The day after the Supreme Court issued its decision in Aereo, the justices are weighing whether to take another case that could have a significant impact on broadcasting.
Minority Television Project, the license holder for public television station KMTP-TV in San Francisco, was fined by the FCC in 2002 for running what the agency said were ads for for-profit underwriters, including State Farm, Chevy Impala, Ford Explorer and Korean Airlines.
The station challenged the penalty, but also sought to invalidate the 1981 law that restricts public stations from airing ads for commercial products or political candidates, and even challenged the FCC on First Amendment grounds. While some underwriting announcements come awful close to resembling the commercial networks’ ubiquitous 30-second spots, the FCC does draw the line when it comes to public TV’s flagrant promotion of for-profit products and services, like the sale of insurance, cars and airline tickets, as well as running spots for political campaigns or certain issues.
Late last year, an en banc panel of the 9th Circuit agreed that the government was on solid legal ground and that it had a vested interest in ensuring that public TV retained its non-commercial nature.
So KMTP-TV, which is independent and not affiliated with PBS, is now asking the Supreme Court to take the case. It was among those the justices were weighing on Thursday, although they have not announced which ones they are taking and which ones are being denied review.
Minority Television says that at the very least, the high court should consider whether the ban on public TV airing paid political messages survives First Amendment scrutiny given the court’s Citizens United decision, which took a dim view of government restrictions on political speech.
But the station also is challenging 45-year precedent that has allowed the government to restrict broadcast content. The court’s 1969 ruling in Red Lion Broadcasting vs. FCC “permits the government to restrict the speech of broadcasters in ways this court would never tolerate in other media,” the station said in its petition to the court. It argues that the court’s rationale for doing do back then — that the airwaves were scarce — no longer makes sense when there are now so many other ways to reach TV viewers.
Among those urging the Supreme Court to take the case are the Cato Institute, which says, “it’s time to give broadcast TV First Amendment protection.” “The FCC can still license broadcasters — that system isn’t going away anytime soon regardless of the next mind-boggling innovation — but the conditions it places on those licenses have to satisfy strict First Amendment scrutiny, especially when they pertain to political speech,” the organization says.
The government, however, argues that so long as it is allocating limited spectrum, and that broadcasters are benefiting from the use of public’s airwaves, content restrictions, even those not imposed on other media, are the price they pay for getting the spectrum.

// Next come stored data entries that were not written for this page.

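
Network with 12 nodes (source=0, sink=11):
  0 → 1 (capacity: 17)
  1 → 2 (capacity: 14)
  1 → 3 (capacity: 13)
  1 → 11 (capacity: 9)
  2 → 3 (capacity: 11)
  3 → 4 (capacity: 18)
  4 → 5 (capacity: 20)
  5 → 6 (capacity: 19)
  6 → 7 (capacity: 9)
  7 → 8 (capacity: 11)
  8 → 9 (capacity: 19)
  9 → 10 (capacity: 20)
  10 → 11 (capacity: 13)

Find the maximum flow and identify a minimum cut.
Max flow = 17, Min cut edges: (0,1)

Maximum flow: 17
Minimum cut: (0,1)
Partition: S = [0], T = [1, 2, 3, 4, 5, 6, 7, 8, 9, 10, 11]

Max-flow min-cut theorem verified: both equal 17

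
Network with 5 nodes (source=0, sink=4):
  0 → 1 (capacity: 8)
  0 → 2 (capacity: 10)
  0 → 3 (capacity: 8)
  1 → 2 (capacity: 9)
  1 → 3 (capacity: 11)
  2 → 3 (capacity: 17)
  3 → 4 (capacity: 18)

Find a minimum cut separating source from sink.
Min cut value = 18, edges: (3,4)

Min cut value: 18
Partition: S = [0, 1, 2, 3], T = [4]
Cut edges: (3,4)

By max-flow min-cut theorem, max flow = min cut = 18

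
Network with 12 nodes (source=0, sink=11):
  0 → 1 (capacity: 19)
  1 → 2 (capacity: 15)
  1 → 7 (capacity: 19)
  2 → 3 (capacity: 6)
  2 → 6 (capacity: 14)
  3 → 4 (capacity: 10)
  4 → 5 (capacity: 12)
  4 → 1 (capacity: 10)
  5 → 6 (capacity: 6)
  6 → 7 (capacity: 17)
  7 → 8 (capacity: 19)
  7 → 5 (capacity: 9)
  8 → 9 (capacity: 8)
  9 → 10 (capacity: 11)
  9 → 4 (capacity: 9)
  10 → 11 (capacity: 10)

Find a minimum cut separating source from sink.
Min cut value = 8, edges: (8,9)

Min cut value: 8
Partition: S = [0, 1, 2, 3, 4, 5, 6, 7, 8], T = [9, 10, 11]
Cut edges: (8,9)

By max-flow min-cut theorem, max flow = min cut = 8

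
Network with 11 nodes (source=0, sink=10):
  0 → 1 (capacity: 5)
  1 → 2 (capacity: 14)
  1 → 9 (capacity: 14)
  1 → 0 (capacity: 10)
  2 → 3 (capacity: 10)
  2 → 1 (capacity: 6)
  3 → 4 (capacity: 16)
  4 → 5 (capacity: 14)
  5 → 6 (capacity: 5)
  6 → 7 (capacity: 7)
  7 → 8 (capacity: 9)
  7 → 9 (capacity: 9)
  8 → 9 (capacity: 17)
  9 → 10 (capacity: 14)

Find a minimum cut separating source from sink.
Min cut value = 5, edges: (0,1)

Min cut value: 5
Partition: S = [0], T = [1, 2, 3, 4, 5, 6, 7, 8, 9, 10]
Cut edges: (0,1)

By max-flow min-cut theorem, max flow = min cut = 5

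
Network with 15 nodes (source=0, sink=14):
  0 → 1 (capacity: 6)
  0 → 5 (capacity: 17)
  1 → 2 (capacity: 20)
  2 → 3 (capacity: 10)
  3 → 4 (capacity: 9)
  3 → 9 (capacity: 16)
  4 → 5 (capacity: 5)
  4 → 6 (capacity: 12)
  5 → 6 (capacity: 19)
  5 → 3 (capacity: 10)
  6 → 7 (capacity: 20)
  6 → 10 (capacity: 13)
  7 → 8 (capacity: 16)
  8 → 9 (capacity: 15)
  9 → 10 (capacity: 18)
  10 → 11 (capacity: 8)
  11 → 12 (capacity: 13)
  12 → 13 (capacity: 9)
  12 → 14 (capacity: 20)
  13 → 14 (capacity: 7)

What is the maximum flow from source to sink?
Maximum flow = 8

Max flow: 8

Flow assignment:
  0 → 5: 8/17
  5 → 6: 8/19
  6 → 10: 8/13
  10 → 11: 8/8
  11 → 12: 8/13
  12 → 14: 8/20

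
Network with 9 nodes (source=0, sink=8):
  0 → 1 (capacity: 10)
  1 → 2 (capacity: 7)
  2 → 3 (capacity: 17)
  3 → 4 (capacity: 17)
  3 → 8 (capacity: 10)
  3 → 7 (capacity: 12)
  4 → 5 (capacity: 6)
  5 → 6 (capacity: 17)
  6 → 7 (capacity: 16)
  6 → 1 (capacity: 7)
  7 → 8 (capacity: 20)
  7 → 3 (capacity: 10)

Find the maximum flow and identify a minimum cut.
Max flow = 7, Min cut edges: (1,2)

Maximum flow: 7
Minimum cut: (1,2)
Partition: S = [0, 1], T = [2, 3, 4, 5, 6, 7, 8]

Max-flow min-cut theorem verified: both equal 7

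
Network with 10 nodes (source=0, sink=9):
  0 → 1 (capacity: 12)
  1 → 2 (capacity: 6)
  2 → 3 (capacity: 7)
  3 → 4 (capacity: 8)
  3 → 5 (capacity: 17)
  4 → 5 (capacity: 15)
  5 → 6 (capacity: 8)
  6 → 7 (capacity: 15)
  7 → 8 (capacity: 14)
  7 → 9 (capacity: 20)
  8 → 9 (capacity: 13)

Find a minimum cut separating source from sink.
Min cut value = 6, edges: (1,2)

Min cut value: 6
Partition: S = [0, 1], T = [2, 3, 4, 5, 6, 7, 8, 9]
Cut edges: (1,2)

By max-flow min-cut theorem, max flow = min cut = 6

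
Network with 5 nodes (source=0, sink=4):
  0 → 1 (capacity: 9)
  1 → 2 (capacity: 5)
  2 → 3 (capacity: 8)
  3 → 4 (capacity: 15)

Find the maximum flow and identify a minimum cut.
Max flow = 5, Min cut edges: (1,2)

Maximum flow: 5
Minimum cut: (1,2)
Partition: S = [0, 1], T = [2, 3, 4]

Max-flow min-cut theorem verified: both equal 5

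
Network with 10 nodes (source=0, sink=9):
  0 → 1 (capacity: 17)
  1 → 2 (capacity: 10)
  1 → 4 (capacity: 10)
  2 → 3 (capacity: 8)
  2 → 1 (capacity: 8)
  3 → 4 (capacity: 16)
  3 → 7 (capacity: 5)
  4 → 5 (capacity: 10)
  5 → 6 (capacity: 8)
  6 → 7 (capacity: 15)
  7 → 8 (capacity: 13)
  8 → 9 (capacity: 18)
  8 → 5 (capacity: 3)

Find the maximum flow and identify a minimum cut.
Max flow = 13, Min cut edges: (7,8)

Maximum flow: 13
Minimum cut: (7,8)
Partition: S = [0, 1, 2, 3, 4, 5, 6, 7], T = [8, 9]

Max-flow min-cut theorem verified: both equal 13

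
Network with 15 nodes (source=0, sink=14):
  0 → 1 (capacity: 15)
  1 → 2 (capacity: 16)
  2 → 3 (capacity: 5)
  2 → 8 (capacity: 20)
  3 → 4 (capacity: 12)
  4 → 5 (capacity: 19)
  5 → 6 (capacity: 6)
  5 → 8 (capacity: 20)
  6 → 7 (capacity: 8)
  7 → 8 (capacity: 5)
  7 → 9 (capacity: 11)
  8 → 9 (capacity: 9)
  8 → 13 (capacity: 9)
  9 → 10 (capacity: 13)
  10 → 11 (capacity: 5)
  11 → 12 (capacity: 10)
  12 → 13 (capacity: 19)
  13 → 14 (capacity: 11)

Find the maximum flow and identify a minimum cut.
Max flow = 11, Min cut edges: (13,14)

Maximum flow: 11
Minimum cut: (13,14)
Partition: S = [0, 1, 2, 3, 4, 5, 6, 7, 8, 9, 10, 11, 12, 13], T = [14]

Max-flow min-cut theorem verified: both equal 11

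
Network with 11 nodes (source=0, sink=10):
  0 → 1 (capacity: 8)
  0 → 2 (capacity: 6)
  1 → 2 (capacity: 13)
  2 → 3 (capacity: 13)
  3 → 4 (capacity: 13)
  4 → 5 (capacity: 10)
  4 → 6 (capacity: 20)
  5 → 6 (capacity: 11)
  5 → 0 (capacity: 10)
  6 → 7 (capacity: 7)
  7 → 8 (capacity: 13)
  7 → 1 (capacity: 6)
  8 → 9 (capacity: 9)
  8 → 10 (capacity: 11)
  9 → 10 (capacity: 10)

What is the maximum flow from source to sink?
Maximum flow = 7

Max flow: 7

Flow assignment:
  0 → 1: 7/8
  0 → 2: 6/6
  1 → 2: 7/13
  2 → 3: 13/13
  3 → 4: 13/13
  4 → 5: 6/10
  4 → 6: 7/20
  5 → 0: 6/10
  6 → 7: 7/7
  7 → 8: 7/13
  8 → 10: 7/11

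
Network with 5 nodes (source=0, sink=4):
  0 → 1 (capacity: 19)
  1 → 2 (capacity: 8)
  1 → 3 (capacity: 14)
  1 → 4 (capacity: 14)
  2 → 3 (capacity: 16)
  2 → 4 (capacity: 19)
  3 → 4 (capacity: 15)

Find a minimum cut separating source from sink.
Min cut value = 19, edges: (0,1)

Min cut value: 19
Partition: S = [0], T = [1, 2, 3, 4]
Cut edges: (0,1)

By max-flow min-cut theorem, max flow = min cut = 19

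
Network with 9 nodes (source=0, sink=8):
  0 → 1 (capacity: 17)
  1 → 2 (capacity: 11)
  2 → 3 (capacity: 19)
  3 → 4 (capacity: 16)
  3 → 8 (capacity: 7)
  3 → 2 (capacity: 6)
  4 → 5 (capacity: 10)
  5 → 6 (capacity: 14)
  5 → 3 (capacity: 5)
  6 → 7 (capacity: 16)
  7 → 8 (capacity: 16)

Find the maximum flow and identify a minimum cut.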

In the brief on behalf of the FCC, the U.S. solicitor general writes, “the question is whether the government may permissibly set aside a small number of channels for licensees that commit to exclusively broadcast educational and other non-commercial programming … and then hold those licensees to the terms of that bargain.”
The government’s argument is that selling ad spots would change the nature of public TV. An executive from another public TV station, WGBH-TV in Boston, testified that were they allowed to start selling ad time like commercial stations do, funding from federal and state government sources, as well as foundations and not profits, would be “jeopardized.”
The group that represents stations in Washington also is not thrilled with the prospect of the the issue coming before the court. The Assn. of Public Television Stations “did not file in opposition to the petition for certiorari, but we are monitoring it closely, and we are hopeful that the court will not grant cert,” said Lonna Thompson, the organization’s chief operating officer and general counsel.
Nevertheless, Minority Television argues that what’s at stake is the viability of small public broadcasters, particularly those that do not receive federal funds. It notes that public TV airwaves already are heavy in sponsor messaging. The government does allow paid goods-and-services message from nonprofits, and underwriting announcements that include logos, slogans and descriptions of products. And “public stations can essentially air infomercials under the guise of pledge drives,” promoting books, CDs and DVDs of performances.
The Supreme Court faced the question of whether content restrictions make sense in the digital age when it reviewed the FCC’s indecency policies in 2012, but it pretty much avoided the question and issued a narrow ruling. This time around, perhaps the justices, having taken cases that withered down campaign finance laws, will be enticed to take the Minority Television case, and its question of whether the government can restrict where political messages can be shown.